Cuda measurement of loop


I launch a very simple kernel <<<1,512>>> on a CUDA Fermi GPU.

__global__ void kernel(){
int x1,x2;

x1=5;
x2=1;

for (int k=0;k<=1000000;k++)
  {
   x1+=x2;

  }
}

The kernel is very simple, it does 10^6 additions and does not transfer anything back to global memory. The result is correct, i.e. after the loop x1 (in all its 512 thread instances) contains 10^6 + 5

I am trying to measure the execution time of the kernel. using both visual studio parallel nsight and nvvp. Nsight measures 2.5 microseconds and nvvp measures 4 microseconds.

The issue is the following: I may increase largely the size of the loop eg to 10^8 and the time remains constant. Same if I decrease the loop size a lot. Why does this happen?

Please note that if I use shared memory or global memory inside the loop, the measurements reflect the work being performed (i.e. there is proportionality).


Solution

  • As noted, CUDA compiler optimisation is very aggressive at removing dead code. Because x2 doesn't participate in a value which is written to memory, it and the loop can be removed. The compiler will also pre-calculate any results which can be deduced at compile time, so if all the constants in the loop are known to the compiler, it can compute the final result and replace it with a constant.
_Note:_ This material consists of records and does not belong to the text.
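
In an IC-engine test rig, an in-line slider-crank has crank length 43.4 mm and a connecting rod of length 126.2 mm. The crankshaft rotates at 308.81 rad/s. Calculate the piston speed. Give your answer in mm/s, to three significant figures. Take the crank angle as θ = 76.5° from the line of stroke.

ω = 308.8 rad/s
For an in-line slider-crank, x = r cosθ + √(L² − r² sin²θ), so v = −rω sinθ·[1 + r cosθ/√(L² − r² sin²θ)].
With r = 0.0434 m, L = 0.1262 m, θ = 76.5°: √(L² − r² sin²θ) = 0.11893 m.
v = −0.0434·308.8·0.97237·[1 + 0.0434·0.23345/0.11893] = -14.142 m/s.
|v| = 14.142 m/s = 14142 mm/s.

14100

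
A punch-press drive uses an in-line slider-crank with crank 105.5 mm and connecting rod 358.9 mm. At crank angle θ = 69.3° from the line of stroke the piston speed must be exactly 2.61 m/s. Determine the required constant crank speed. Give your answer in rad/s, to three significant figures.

For an in-line slider-crank, |v_piston| = rω|sinθ|·[1 + r cosθ/√(L² − r² sin²θ)].
With r = 0.1055 m, L = 0.3589 m, θ = 69.3°: the bracketed kinematic factor |dx/dθ| = 0.10935 m.
ω = v/|dx/dθ| = 2.61/0.10935 = 23.867 rad/s.

23.9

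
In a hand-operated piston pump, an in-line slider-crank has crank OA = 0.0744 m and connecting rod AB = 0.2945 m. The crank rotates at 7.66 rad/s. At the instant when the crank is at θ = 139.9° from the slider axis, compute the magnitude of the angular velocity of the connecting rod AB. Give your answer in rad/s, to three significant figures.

ω = 7.66 rad/s
The rod makes angle φ with the slider axis where L sinφ = r sinθ; differentiating, L cosφ·φ̇ = r ω cosθ.
L cosφ = √(L² − r² sin²θ) = 0.29057 m.
|ω_rod| = r ω |cosθ| / √(L² − r² sin²θ) = 0.0744·7.66·0.76492/0.29057 = 1.5002 rad/s.

1.50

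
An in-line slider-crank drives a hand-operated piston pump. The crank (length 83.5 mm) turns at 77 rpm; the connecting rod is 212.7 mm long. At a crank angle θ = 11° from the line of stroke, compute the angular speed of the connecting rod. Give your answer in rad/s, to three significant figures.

3.12

ω = 8.063 rad/s (converted from 77 rpm).
The rod makes angle φ with the slider axis where L sinφ = r sinθ; differentiating, L cosφ·φ̇ = r ω cosθ.
L cosφ = √(L² − r² sin²θ) = 0.2121 m.
|ω_rod| = r ω |cosθ| / √(L² − r² sin²θ) = 0.0835·8.063·0.98163/0.2121 = 3.1161 rad/s.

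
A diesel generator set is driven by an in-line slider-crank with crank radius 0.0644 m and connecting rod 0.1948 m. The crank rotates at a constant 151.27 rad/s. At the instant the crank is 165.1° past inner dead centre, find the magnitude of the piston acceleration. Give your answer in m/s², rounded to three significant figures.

ω = 151.3 rad/s
x(θ) = r cosθ + √(L² − r² sin²θ); with ω constant, a = ω²·d²x/dθ².
d²x/dθ² = −r cosθ − r²(cos2θ)/√u − r⁴ sin²2θ/(4u^{3/2}),  u = L² − r² sin²θ = 0.0376728 m².
Substituting r = 0.0644 m, L = 0.1948 m, θ = 165.1°: d²x/dθ² = +0.043547 m.
a = ω²·d²x/dθ² = (151.3)²·(+0.043547) = +996.47 m/s²;  |a| = 996.47 m/s².

996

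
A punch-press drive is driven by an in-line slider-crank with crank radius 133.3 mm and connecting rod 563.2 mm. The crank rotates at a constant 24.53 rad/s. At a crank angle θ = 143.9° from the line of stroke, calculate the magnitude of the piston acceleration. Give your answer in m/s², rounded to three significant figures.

58.7

ω = 24.53 rad/s
x(θ) = r cosθ + √(L² − r² sin²θ); with ω constant, a = ω²·d²x/dθ².
d²x/dθ² = −r cosθ − r²(cos2θ)/√u − r⁴ sin²2θ/(4u^{3/2}),  u = L² − r² sin²θ = 0.311026 m².
Substituting r = 0.1333 m, L = 0.5632 m, θ = 143.9°: d²x/dθ² = +0.097553 m.
a = ω²·d²x/dθ² = (24.53)²·(+0.097553) = +58.699 m/s²;  |a| = 58.699 m/s².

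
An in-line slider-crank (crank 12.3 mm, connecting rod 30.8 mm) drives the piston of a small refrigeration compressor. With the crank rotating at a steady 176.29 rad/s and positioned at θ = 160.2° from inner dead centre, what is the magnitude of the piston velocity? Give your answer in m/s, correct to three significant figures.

ω = 176.3 rad/s
For an in-line slider-crank, x = r cosθ + √(L² − r² sin²θ), so v = −rω sinθ·[1 + r cosθ/√(L² − r² sin²θ)].
With r = 0.0123 m, L = 0.0308 m, θ = 160.2°: √(L² − r² sin²θ) = 0.030517 m.
v = −0.0123·176.3·0.33874·[1 + 0.0123·-0.94088/0.030517] = -0.45596 m/s.
|v| = 0.45596 m/s.

0.456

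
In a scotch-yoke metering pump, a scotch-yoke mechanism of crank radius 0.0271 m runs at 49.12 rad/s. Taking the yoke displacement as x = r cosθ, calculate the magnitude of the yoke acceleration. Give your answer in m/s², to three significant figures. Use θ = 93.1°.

ω = 49.12 rad/s
x = r cosθ ⇒ ẍ = −rω² cosθ (ω constant).
|a| = rω²|cosθ| = 0.0271·(49.12)²·|cos 93.1°| = 3.536 m/s².

3.54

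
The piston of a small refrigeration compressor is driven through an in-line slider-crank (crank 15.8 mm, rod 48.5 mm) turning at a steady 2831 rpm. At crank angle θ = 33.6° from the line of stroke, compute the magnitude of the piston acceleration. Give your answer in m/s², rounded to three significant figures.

1350

ω = 2π·2831/60 = 296.5 rad/s
x(θ) = r cosθ + √(L² − r² sin²θ); with ω constant, a = ω²·d²x/dθ².
d²x/dθ² = −r cosθ − r²(cos2θ)/√u − r⁴ sin²2θ/(4u^{3/2}),  u = L² − r² sin²θ = 0.0022758 m².
Substituting r = 0.0158 m, L = 0.0485 m, θ = 33.6°: d²x/dθ² = -0.01531 m.
a = ω²·d²x/dθ² = (296.5)²·(-0.01531) = -1345.6 m/s²;  |a| = 1345.6 m/s².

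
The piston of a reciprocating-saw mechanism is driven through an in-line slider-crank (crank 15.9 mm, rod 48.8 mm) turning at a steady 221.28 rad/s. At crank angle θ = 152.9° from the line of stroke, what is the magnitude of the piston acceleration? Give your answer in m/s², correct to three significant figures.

ω = 221.3 rad/s
x(θ) = r cosθ + √(L² − r² sin²θ); with ω constant, a = ω²·d²x/dθ².
d²x/dθ² = −r cosθ − r²(cos2θ)/√u − r⁴ sin²2θ/(4u^{3/2}),  u = L² − r² sin²θ = 0.00232898 m².
Substituting r = 0.0159 m, L = 0.0488 m, θ = 152.9°: d²x/dθ² = +0.010997 m.
a = ω²·d²x/dθ² = (221.3)²·(+0.010997) = +538.44 m/s²;  |a| = 538.44 m/s².

538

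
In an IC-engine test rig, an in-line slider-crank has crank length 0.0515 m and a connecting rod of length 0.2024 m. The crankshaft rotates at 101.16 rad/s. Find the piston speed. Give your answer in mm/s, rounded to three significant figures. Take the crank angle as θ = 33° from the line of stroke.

3450

ω = 101.2 rad/s
For an in-line slider-crank, x = r cosθ + √(L² − r² sin²θ), so v = −rω sinθ·[1 + r cosθ/√(L² − r² sin²θ)].
With r = 0.0515 m, L = 0.2024 m, θ = 33°: √(L² − r² sin²θ) = 0.20045 m.
v = −0.0515·101.2·0.54464·[1 + 0.0515·0.83867/0.20045] = -3.4488 m/s.
|v| = 3.4488 m/s = 3448.8 mm/s.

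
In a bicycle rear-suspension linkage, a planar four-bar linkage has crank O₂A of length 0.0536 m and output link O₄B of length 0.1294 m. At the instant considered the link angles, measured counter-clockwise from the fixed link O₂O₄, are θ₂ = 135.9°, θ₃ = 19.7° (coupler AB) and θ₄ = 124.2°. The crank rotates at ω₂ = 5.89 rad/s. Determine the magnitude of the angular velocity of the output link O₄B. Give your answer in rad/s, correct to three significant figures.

ω₂ = 5.89 rad/s
Differentiating the loop-closure r₂e^{iθ₂}+r₃e^{iθ₃}=r₁+r₄e^{iθ₄} gives r₂ω₂e^{iθ₂}+r₃ω₃e^{iθ₃}=r₄ω₄e^{iθ₄}.
Eliminating the other unknown: ω₄ = r₂ω₂ sin(θ₂−θ₃) / [r₄ sin(θ₄−θ₃)].
Numerator sine = +0.89726; denominator sine = +0.96815.
Result = 0.0536·5.89·(+0.89726) / (0.1294·(+0.96815)) = +2.2611 rad/s; magnitude 2.2611 rad/s.

2.26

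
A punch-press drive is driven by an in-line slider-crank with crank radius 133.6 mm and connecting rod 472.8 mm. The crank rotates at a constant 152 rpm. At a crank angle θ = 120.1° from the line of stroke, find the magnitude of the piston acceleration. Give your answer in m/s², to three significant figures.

ω = 2π·152/60 = 15.92 rad/s
x(θ) = r cosθ + √(L² − r² sin²θ); with ω constant, a = ω²·d²x/dθ².
d²x/dθ² = −r cosθ − r²(cos2θ)/√u − r⁴ sin²2θ/(4u^{3/2}),  u = L² − r² sin²θ = 0.21018 m².
Substituting r = 0.1336 m, L = 0.4728 m, θ = 120.1°: d²x/dθ² = +0.085728 m.
a = ω²·d²x/dθ² = (15.92)²·(+0.085728) = +21.72 m/s²;  |a| = 21.72 m/s².

21.7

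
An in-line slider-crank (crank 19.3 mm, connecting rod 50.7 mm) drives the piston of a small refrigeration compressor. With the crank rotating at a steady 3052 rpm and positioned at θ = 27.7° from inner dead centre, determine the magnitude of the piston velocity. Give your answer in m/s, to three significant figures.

ω = 2π·3052/60 = 319.6 rad/s
For an in-line slider-crank, x = r cosθ + √(L² − r² sin²θ), so v = −rω sinθ·[1 + r cosθ/√(L² − r² sin²θ)].
With r = 0.0193 m, L = 0.0507 m, θ = 27.7°: √(L² − r² sin²θ) = 0.0499 m.
v = −0.0193·319.6·0.46484·[1 + 0.0193·0.88539/0.0499] = -3.8492 m/s.
|v| = 3.8492 m/s.

3.85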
    To get around both of these problems, rewrite your code like this:

    __global__ 
    void kernel(int *out, int x0, bool flag)
    {
        int x1 = x0, x2 = 1;
    
        for (int k=0; k<=1000000; k++) {
           x1+=x2;
        }
    
        if (flag) out[threadIdx.x + blockIdx.x*blockDim.x] = x1;
    }
    

    and then run it like this:

    kernel<<<1,512>>>((int *)0, 5, false);
    

    By passing the initial value of x1 as an argument to the kernel, you ensure that the loop result isn't available to the compiler. The flag makes the memory store conditional, and then memory store makes the whole calculation unsafe to remove. As long as the flag is set to false at runtime, there is no store performed, so that doesn't effect the timing of the loop.